• Question: Who invented numbers and maths?

    Asked by shanetheredhead to Cathal on 12 Nov 2013.
    • Photo: Cathal Cummins

      Cathal Cummins answered on 12 Nov 2013:


      What an excellent question! Well, first off, what we call mathematics today is quite different from what mathematics looked like thousands of years ago. Believe it or not, there are some tribes alive today who don’t have numbers past 5 — they have 1 and 2, but then 3 and 4 are sometimes the same and then the number 5 is the same as “many”!

      Mathematics would have been first used for counting using the natural numbers (1, 2, 3, …). The first evidence for this dates back over 10,000 years ago to African/European fossils (bones) that have little grooves cut out of them.

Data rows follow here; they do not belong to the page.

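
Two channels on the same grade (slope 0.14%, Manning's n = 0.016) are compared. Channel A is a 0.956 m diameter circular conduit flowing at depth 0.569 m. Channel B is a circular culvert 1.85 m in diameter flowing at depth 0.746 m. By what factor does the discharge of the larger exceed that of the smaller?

3

Channel A: For a circular section of diameter D = 0.956 m at depth y = 0.569 m, the central angle is θ = 2 arccos(1 − 2y/D) = 3.525 rad. Then A = (D²/8)(θ − sin θ) = 0.4454 m² and P = Dθ/2 = 1.685 m. Hydraulic radius R = A/P = 0.4454/1.685 = 0.2643 m. Q_A = (1/0.016)·0.4454·0.2643^(2/3)·√0.0014 = 0.429 m³/s.
Channel B: For a circular section of diameter D = 1.85 m at depth y = 0.746 m, the central angle is θ = 2 arccos(1 − 2y/D) = 2.752 rad. Then A = (D²/8)(θ − sin θ) = 1.015 m² and P = Dθ/2 = 2.546 m. Hydraulic radius R = A/P = 1.015/2.546 = 0.3987 m. Q_B = (1/0.016)·1.015·0.3987^(2/3)·√0.0014 = 1.286 m³/s.
The larger discharge is 1.286 m³/s and the smaller is 0.429 m³/s; the ratio is 3.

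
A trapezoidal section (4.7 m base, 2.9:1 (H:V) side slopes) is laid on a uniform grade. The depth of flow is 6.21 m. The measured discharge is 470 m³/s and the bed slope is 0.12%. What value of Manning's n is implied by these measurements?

With bottom width b = 4.7 m and side slope z = 2.9: A = (b + zy)y = (4.7 + 2.9×6.21)×6.21 = 141 m²; P = b + 2y√(1+z²) = 4.7 + 2×6.21×3.068 = 42.8 m.
Hydraulic radius R = A/P = 141/42.8 = 3.295 m.
Rearranging Manning's equation: n = (1/Q) A R^(2/3) S^(1/2) = (1/470) × 141 × 3.295^(2/3) × √0.0012 = 0.023.

n = 0.023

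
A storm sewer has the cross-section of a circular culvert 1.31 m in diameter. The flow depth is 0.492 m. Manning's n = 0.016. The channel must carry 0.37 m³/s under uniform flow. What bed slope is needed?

S = 0.000949

For a circular section of diameter D = 1.31 m at depth y = 0.492 m, the central angle is θ = 2 arccos(1 − 2y/D) = 2.639 rad. Then A = (D²/8)(θ − sin θ) = 0.4626 m² and P = Dθ/2 = 1.728 m.
Hydraulic radius R = A/P = 0.4626/1.728 = 0.2677 m.
From Manning's equation, S = [nQ / (1 A R^(2/3))]² = [0.016 × 0.37 / (1 × 0.4626 × 0.2677^(2/3))]² = 0.000949.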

      More complex maths such as addition, subtraction, multiplication, and division are more difficult to determine when they were invented. However, evidence of their usage has been found, dating back about 4,000 years ago, in what is now known as Iraq. At this time, mathematics was still being used for day-to-day types of calculations for trade and construction.

      Things began to change about 2,500 years ago when the Greeks began to “prove” things using mathematics — Pythagoras’ Theorem for example. The idea of proving something was completely new and began a mathematical revolution, which has continued to this day. The Chinese were also proving things but their theorems were expressed as stories and poems!